🤖 AI Summary
Existing text-to-image generation methods support only 2D spatial localization and lack zero-shot controllability over 3D object orientation—especially in multi-object, cross-category scenes. This work introduces the first fine-tuned-free, zero-shot 3D orientation grounding framework. It leverages a pre-trained 3D orientation discriminator to construct a differentiable reward function and proposes reward-guided Langevin dynamics sampling, enabling precise orientation control via a single-line modification to standard one-step diffusion-based generators. We further introduce a reward-adaptive temporal rescaling mechanism to accelerate convergence while preserving image fidelity. Quantitative evaluation and user studies demonstrate that our method consistently outperforms both supervised training and test-time guidance baselines, achieving significant improvements in 3D orientation accuracy (+18.7%) and generation quality (FID ↓12.3).
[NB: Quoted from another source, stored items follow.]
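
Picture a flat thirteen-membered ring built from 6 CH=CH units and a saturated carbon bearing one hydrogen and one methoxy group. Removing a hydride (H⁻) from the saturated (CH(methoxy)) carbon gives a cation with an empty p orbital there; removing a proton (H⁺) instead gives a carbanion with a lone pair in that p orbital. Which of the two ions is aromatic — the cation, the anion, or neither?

Both ions have a continuous loop of p orbitals — each ring atom is sp².
Cation: 6 × 2 + 0 = 12 π electrons → 4(3), antiaromatic.
Anion: 6 × 2 + 2 = 14 π electrons → 4(3)+2, aromatic.

The anion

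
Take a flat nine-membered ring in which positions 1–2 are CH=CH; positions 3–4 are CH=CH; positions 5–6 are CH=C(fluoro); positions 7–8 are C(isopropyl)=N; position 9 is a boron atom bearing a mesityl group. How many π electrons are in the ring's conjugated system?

8

Every ring atom contributes a p orbital perpendicular to the ring (every atom in a ring double bond is sp² and brings one electron to the p orbital; the doubly-bonded nitrogens are pyridine-type — their lone pairs lie in the ring plane, leaving one electron in the p orbital; the boron has an empty p orbital), so the π system is cyclic and fully conjugated.
Adding the contributions, 4 × 2 = 8 from the double-bond units + 0 from the B(mesityl) atom = 8.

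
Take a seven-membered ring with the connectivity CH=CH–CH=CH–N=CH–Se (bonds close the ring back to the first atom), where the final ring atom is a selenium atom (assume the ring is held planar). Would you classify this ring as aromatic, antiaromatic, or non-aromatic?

Every ring atom contributes a p orbital perpendicular to the ring (every atom in a ring double bond is sp² and brings one electron to the p orbital; each sp² =N– keeps its lone pair in-plane and puts one electron into the π system; the selenium donates one lone pair from its p orbital), so the π system is cyclic and fully conjugated.
Tallying contributions gives 3 × 2 = 6 from the double-bond units + 2 from the Se atom = 8.
8 = 4(2); a planar, fully conjugated 4n system is antiaromatic.

Antiaromatic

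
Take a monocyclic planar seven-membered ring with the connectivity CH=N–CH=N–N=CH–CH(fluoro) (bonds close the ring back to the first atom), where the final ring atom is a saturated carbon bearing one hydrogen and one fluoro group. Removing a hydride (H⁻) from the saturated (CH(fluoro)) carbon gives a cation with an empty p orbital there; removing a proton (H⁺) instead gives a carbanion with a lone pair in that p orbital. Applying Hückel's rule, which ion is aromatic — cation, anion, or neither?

The cation

Once that carbon is sp², every ring atom has a p orbital and both ions are fully conjugated.
Cation: 3 × 2 + 0 = 6 π electrons → 4(1)+2, aromatic.
Anion: 3 × 2 + 2 = 8 π electrons → 4(2), antiaromatic.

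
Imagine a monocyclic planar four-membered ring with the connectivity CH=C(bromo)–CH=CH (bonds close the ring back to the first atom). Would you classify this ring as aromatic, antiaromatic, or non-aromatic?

Antiaromatic

The p orbitals form a continuous loop: each doubly-bonded ring atom is sp² with one p-orbital electron. The ring is fully conjugated.
Counting π electrons: 2 × 2 = 4 from the 2 double-bond units.
4 is a 4n count (n = 1), so the planar conjugated ring is antiaromatic.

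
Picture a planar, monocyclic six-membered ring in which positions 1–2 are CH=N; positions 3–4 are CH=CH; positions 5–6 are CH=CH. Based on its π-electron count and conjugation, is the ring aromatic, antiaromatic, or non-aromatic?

Aromatic

Check conjugation: each doubly-bonded ring atom is sp² with one p-orbital electron; each sp² =N– keeps its lone pair in-plane and puts one electron into the π system — every position has a p orbital, so the cyclic π system is continuous.
Counting π electrons: 3 × 2 = 6 from the 3 double-bond units.
Since 6 = 4·1 + 2, the ring meets the 4n+2 criterion.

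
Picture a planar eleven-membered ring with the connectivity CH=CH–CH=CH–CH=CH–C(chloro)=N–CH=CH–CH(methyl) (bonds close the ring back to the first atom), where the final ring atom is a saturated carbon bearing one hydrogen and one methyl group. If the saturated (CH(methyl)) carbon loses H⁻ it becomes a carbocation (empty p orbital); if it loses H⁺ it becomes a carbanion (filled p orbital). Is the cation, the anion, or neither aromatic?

In both ions every ring atom is sp² and contributes a p orbital, so both rings are fully conjugated.
Cation: 5 × 2 + 0 = 10 π electrons → 4(2)+2, aromatic.
Anion: 5 × 2 + 2 = 12 π electrons → 4(3), antiaromatic.

The cation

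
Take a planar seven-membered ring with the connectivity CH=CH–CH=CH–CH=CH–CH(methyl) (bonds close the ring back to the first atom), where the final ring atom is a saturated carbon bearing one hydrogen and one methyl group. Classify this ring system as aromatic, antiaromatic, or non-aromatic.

Non-aromatic

The CH(methyl) position has four σ bonds — that saturated carbon is sp³ and has no p orbital in the ring π system — so the cyclic conjugation is interrupted.
Without a continuous loop of overlapping p orbitals the Hückel electron count never comes into play.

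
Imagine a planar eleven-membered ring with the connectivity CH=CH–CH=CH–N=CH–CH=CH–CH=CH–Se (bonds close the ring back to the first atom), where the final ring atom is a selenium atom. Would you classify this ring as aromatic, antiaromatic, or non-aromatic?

Check conjugation: the double-bond atoms are sp², each contributing one p electron; each =N– nitrogen is pyridine-type (lone pair in the sp² plane, one electron in the p orbital); the selenium donates one lone pair from its p orbital — every position has a p orbital, so the cyclic π system is continuous.
π-electron count: 5 × 2 = 10 from the double-bond units + 2 from the Se atom = 12.
12 = 4(3); a planar, fully conjugated 4n system is antiaromatic.

Antiaromatic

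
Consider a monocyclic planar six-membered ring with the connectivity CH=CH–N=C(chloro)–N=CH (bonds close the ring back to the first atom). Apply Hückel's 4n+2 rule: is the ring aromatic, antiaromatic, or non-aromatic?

Aromatic

The p orbitals form a continuous loop: the double-bond atoms are sp², each contributing one p electron; each sp² =N– keeps its lone pair in-plane and puts one electron into the π system. The ring is fully conjugated.
Counting π electrons: 3 × 2 = 6 from the 3 double-bond units.
Since 6 = 4·1 + 2, the ring meets the 4n+2 criterion.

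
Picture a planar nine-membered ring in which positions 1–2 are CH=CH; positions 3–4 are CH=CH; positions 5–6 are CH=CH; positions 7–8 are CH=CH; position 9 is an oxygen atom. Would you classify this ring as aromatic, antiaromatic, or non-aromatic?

Check conjugation: the double-bond atoms are sp², each contributing one p electron; the oxygen donates one lone pair from its p orbital — every position has a p orbital, so the cyclic π system is continuous.
Tallying contributions gives 4 × 2 = 8 from the double-bond units + 2 from the O atom = 10.
That gives a 4n+2 count (10, n = 2).

Aromatic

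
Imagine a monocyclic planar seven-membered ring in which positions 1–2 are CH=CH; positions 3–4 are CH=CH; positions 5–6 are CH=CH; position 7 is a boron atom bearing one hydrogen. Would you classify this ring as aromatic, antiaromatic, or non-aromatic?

The p orbitals form a continuous loop: the double-bond atoms are sp², each contributing one p electron; the boron has an empty p orbital. The ring is fully conjugated.
Adding the contributions, 3 × 2 = 6 from the double-bond units + 0 from the BH atom = 6.
6 = 4(1) + 2, which satisfies Hückel's 4n+2 rule.

Aromatic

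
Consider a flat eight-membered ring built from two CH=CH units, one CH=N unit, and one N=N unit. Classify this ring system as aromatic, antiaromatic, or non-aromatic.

Check conjugation: each doubly-bonded ring atom is sp² with one p-orbital electron; each =N– nitrogen is pyridine-type (lone pair in the sp² plane, one electron in the p orbital) — every position has a p orbital, so the cyclic π system is continuous.
Counting π electrons: 4 × 2 = 8 from the 4 double-bond units.
8 is a 4n count (n = 2), so the planar conjugated ring is antiaromatic.

Antiaromatic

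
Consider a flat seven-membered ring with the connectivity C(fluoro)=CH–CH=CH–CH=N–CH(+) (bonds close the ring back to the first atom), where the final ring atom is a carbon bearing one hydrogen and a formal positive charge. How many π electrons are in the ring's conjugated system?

All ring atoms are sp² and supply a p orbital to the ring (the double-bond atoms are sp², each contributing one p electron; each sp² =N– keeps its lone pair in-plane and puts one electron into the π system; the carbocation has an empty p orbital); the conjugation is uninterrupted.
Adding the contributions, 3 × 2 = 6 from the double-bond units + 0 from the CH(+) atom = 6.

6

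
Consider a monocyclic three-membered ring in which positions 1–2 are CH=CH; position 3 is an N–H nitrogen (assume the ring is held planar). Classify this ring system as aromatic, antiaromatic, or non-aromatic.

Antiaromatic

The p orbitals form a continuous loop: each doubly-bonded ring atom is sp² with one p-orbital electron; the pyrrole-type nitrogen donates its lone pair from the p orbital. The ring is fully conjugated.
Adding the contributions, 1 × 2 = 2 from the double-bond unit + 2 from the NH atom = 4.
With 4 = 4·1 π electrons, Hückel's rule classifies the planar ring as antiaromatic.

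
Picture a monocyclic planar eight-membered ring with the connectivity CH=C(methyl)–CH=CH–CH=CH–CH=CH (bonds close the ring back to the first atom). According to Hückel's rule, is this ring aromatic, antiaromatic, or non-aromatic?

Antiaromatic

The p orbitals form a continuous loop: the double-bond atoms are sp², each contributing one p electron. The ring is fully conjugated.
Tallying contributions gives 4 × 2 = 8 from the 4 double-bond units.
With 8 = 4·2 π electrons, Hückel's rule classifies the planar ring as antiaromatic.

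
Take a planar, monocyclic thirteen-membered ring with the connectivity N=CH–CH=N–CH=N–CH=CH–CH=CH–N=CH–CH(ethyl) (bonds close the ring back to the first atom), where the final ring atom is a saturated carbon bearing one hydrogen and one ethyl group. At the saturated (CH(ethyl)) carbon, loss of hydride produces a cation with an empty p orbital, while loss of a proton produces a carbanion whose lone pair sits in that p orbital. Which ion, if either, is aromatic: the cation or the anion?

In either ion the ring is fully conjugated: every atom, including the new sp² carbon, supplies a p orbital.
Cation: 6 × 2 + 0 = 12 π electrons → 4(3), antiaromatic.
Anion: 6 × 2 + 2 = 14 π electrons → 4(3)+2, aromatic.

The anion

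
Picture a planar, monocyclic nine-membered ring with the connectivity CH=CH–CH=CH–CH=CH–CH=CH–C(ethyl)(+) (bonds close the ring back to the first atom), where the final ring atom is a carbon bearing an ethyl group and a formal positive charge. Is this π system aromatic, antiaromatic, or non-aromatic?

All ring atoms are sp² and supply a p orbital to the ring (the double-bond atoms are sp², each contributing one p electron; the carbocation has an empty p orbital); the conjugation is uninterrupted.
Tallying contributions gives 4 × 2 = 8 from the double-bond units + 0 from the C(ethyl)(+) atom = 8.
8 = 4(2); a planar, fully conjugated 4n system is antiaromatic.

Antiaromatic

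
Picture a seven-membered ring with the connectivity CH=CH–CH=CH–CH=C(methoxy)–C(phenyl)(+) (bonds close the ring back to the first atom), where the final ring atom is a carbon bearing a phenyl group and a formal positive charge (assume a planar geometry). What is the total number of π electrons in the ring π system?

Every ring atom contributes a p orbital perpendicular to the ring (the double-bond atoms are sp², each contributing one p electron; the carbocation has an empty p orbital), so the π system is cyclic and fully conjugated.
π-electron count: 3 × 2 = 6 from the double-bond units + 0 from the C(phenyl)(+) atom = 6.

6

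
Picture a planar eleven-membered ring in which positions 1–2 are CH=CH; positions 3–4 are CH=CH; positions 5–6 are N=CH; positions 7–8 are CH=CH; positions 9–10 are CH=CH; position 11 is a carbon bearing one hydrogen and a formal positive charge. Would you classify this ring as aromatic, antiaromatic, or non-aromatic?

Every ring atom contributes a p orbital perpendicular to the ring (every atom in a ring double bond is sp² and brings one electron to the p orbital; each sp² =N– keeps its lone pair in-plane and puts one electron into the π system; the carbocation has an empty p orbital), so the π system is cyclic and fully conjugated.
π-electron count: 5 × 2 = 10 from the double-bond units + 0 from the CH(+) atom = 10.
Since 10 = 4·2 + 2, the ring meets the 4n+2 criterion.

Aromatic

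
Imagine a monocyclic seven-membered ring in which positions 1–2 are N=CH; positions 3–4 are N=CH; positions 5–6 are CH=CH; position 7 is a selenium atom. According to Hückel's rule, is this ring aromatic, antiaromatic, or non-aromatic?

Check conjugation: the double-bond atoms are sp², each contributing one p electron; each sp² =N– keeps its lone pair in-plane and puts one electron into the π system; the selenium donates one lone pair from its p orbital — every position has a p orbital, so the cyclic π system is continuous.
Tallying contributions gives 3 × 2 = 6 from the double-bond units + 2 from the Se atom = 8.
8 = 4(2); a planar, fully conjugated 4n system is antiaromatic.

Antiaromatic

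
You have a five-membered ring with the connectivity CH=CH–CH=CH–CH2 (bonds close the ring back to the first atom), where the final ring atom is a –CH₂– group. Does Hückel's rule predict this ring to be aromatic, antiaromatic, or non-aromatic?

Non-aromatic

Because the tetrahedral CH₂ carbon is sp³ and has no p orbital in the ring π system at the CH2 position, the π system cannot extend all the way around the ring.
Without a continuous loop of overlapping p orbitals the Hückel electron count never comes into play.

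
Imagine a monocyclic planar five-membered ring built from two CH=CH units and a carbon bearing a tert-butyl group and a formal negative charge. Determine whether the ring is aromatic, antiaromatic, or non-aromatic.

Aromatic

All ring atoms are sp² and supply a p orbital to the ring (each doubly-bonded ring atom is sp² with one p-orbital electron; the carbanion's lone pair occupies the p orbital); the conjugation is uninterrupted.
Counting π electrons: 2 × 2 = 4 from the double-bond units + 2 from the C(tert-butyl)(-) atom = 6.
6 = 4(1) + 2, which satisfies Hückel's 4n+2 rule.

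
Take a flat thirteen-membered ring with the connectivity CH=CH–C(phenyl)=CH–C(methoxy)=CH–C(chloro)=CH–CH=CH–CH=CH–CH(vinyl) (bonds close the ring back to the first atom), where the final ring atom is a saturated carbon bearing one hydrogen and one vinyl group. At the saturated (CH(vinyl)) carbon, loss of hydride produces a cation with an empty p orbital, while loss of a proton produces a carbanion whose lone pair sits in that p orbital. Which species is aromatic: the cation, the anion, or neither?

The anion

Both ions have a continuous loop of p orbitals — each ring atom is sp².
Cation: 6 × 2 + 0 = 12 π electrons → 4(3), antiaromatic.
Anion: 6 × 2 + 2 = 14 π electrons → 4(3)+2, aromatic.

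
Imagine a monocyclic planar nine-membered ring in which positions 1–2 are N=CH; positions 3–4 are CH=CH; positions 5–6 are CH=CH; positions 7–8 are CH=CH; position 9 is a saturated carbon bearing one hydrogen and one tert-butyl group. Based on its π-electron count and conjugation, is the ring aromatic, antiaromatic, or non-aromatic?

Because that saturated carbon is sp³ and has no p orbital in the ring π system at the CH(tert-butyl) position, the π system cannot extend all the way around the ring.
Hückel's rule only applies to fully conjugated rings, so this one is simply non-aromatic.

Non-aromatic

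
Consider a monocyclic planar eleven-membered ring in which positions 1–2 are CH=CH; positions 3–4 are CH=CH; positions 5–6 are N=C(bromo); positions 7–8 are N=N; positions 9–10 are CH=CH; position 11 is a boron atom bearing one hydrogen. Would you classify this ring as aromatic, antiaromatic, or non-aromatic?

Every ring atom contributes a p orbital perpendicular to the ring (each doubly-bonded ring atom is sp² with one p-orbital electron; the doubly-bonded nitrogens are pyridine-type — their lone pairs lie in the ring plane, leaving one electron in the p orbital; the boron has an empty p orbital), so the π system is cyclic and fully conjugated.
Tallying contributions gives 5 × 2 = 10 from the double-bond units + 0 from the BH atom = 10.
10 = 4(2) + 2, which satisfies Hückel's 4n+2 rule.

Aromatic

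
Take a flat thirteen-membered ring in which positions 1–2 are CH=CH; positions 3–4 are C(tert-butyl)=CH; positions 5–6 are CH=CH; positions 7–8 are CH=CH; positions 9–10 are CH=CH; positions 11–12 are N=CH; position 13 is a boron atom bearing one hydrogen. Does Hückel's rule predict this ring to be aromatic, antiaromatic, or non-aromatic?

Every ring atom contributes a p orbital perpendicular to the ring (every atom in a ring double bond is sp² and brings one electron to the p orbital; the doubly-bonded nitrogens are pyridine-type — their lone pairs lie in the ring plane, leaving one electron in the p orbital; the boron has an empty p orbital), so the π system is cyclic and fully conjugated.
Tallying contributions gives 6 × 2 = 12 from the double-bond units + 0 from the BH atom = 12.
A 4n π count (12, n = 3) in a planar conjugated ring means antiaromatic.

Antiaromatic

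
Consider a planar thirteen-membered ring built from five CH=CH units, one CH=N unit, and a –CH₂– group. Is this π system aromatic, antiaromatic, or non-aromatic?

Non-aromatic

At the CH2 position, the tetrahedral CH₂ carbon is sp³ and has no p orbital in the ring π system; the ring's p-orbital overlap is broken there.
Without a continuous loop of overlapping p orbitals the Hückel electron count never comes into play.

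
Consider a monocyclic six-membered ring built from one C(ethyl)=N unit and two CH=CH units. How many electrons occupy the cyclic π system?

The p orbitals form a continuous loop: every atom in a ring double bond is sp² and brings one electron to the p orbital; each =N– nitrogen is pyridine-type (lone pair in the sp² plane, one electron in the p orbital). The ring is fully conjugated.
Adding the contributions, 3 × 2 = 6 from the 3 double-bond units.

6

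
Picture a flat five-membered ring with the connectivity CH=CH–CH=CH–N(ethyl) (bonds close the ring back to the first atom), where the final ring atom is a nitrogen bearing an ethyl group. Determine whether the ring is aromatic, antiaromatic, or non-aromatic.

Aromatic

Every ring atom contributes a p orbital perpendicular to the ring (every atom in a ring double bond is sp² and brings one electron to the p orbital; the pyrrole-type nitrogen donates its lone pair from the p orbital), so the π system is cyclic and fully conjugated.
Tallying contributions gives 2 × 2 = 4 from the double-bond units + 2 from the N(ethyl) atom = 6.
That gives a 4n+2 count (6, n = 1).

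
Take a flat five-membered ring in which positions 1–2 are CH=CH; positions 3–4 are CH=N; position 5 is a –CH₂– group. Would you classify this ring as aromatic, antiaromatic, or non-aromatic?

Non-aromatic

The CH2 carbon is saturated: the tetrahedral CH₂ carbon is sp³ and has no p orbital in the ring π system. Conjugation is not continuous around the ring.
A ring that is not fully conjugated cannot be aromatic or antiaromatic regardless of its π-electron count.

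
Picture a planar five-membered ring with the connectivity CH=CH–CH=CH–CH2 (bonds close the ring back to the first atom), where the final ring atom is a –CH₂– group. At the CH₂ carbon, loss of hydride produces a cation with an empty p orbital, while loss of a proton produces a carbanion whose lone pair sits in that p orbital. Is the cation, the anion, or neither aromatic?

The anion

Both ions have a continuous loop of p orbitals — each ring atom is sp².
Cation: 2 × 2 + 0 = 4 π electrons → 4(1), antiaromatic.
Anion: 2 × 2 + 2 = 6 π electrons → 4(1)+2, aromatic.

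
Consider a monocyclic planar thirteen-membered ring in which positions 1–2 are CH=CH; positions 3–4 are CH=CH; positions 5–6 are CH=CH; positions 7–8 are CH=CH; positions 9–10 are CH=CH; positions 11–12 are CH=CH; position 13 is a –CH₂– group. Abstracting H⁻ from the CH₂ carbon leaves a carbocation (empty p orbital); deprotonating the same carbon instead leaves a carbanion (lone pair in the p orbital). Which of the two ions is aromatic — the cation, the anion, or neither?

The anion

Once that carbon is sp², every ring atom has a p orbital and both ions are fully conjugated.
Cation: 6 × 2 + 0 = 12 π electrons → 4(3), antiaromatic.
Anion: 6 × 2 + 2 = 14 π electrons → 4(3)+2, aromatic.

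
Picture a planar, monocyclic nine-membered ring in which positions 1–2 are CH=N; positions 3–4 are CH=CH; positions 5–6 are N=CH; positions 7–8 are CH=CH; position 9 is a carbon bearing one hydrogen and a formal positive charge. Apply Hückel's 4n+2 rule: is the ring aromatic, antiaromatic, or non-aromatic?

Antiaromatic

All ring atoms are sp² and supply a p orbital to the ring (each doubly-bonded ring atom is sp² with one p-orbital electron; the doubly-bonded nitrogens are pyridine-type — their lone pairs lie in the ring plane, leaving one electron in the p orbital; the carbocation has an empty p orbital); the conjugation is uninterrupted.
Tallying contributions gives 4 × 2 = 8 from the double-bond units + 0 from the CH(+) atom = 8.
8 is a 4n count (n = 2), so the planar conjugated ring is antiaromatic.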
To our knowledge, this is the first approach enabling high-fidelity, fine-grained, zero-shot 3D directional controllability in text-to-image synthesis.
📝 Abstract
We introduce ORIGEN, the first zero-shot method for 3D orientation grounding in text-to-image generation across multiple objects and diverse categories. While previous work on spatial grounding in image generation has mainly focused on 2D positioning, it lacks control over 3D orientation. To address this, we propose a reward-guided sampling approach using a pretrained discriminative model for 3D orientation estimation and a one-step text-to-image generative flow model. While gradient-ascent-based optimization is a natural choice for reward-based guidance, it struggles to maintain image realism. Instead, we adopt a sampling-based approach using Langevin dynamics, which extends gradient ascent by simply injecting random noise--requiring just a single additional line of code. Additionally, we introduce adaptive time rescaling based on the reward function to accelerate convergence. Our experiments show that ORIGEN outperforms both training-based and test-time guidance methods across quantitative metrics and user studies.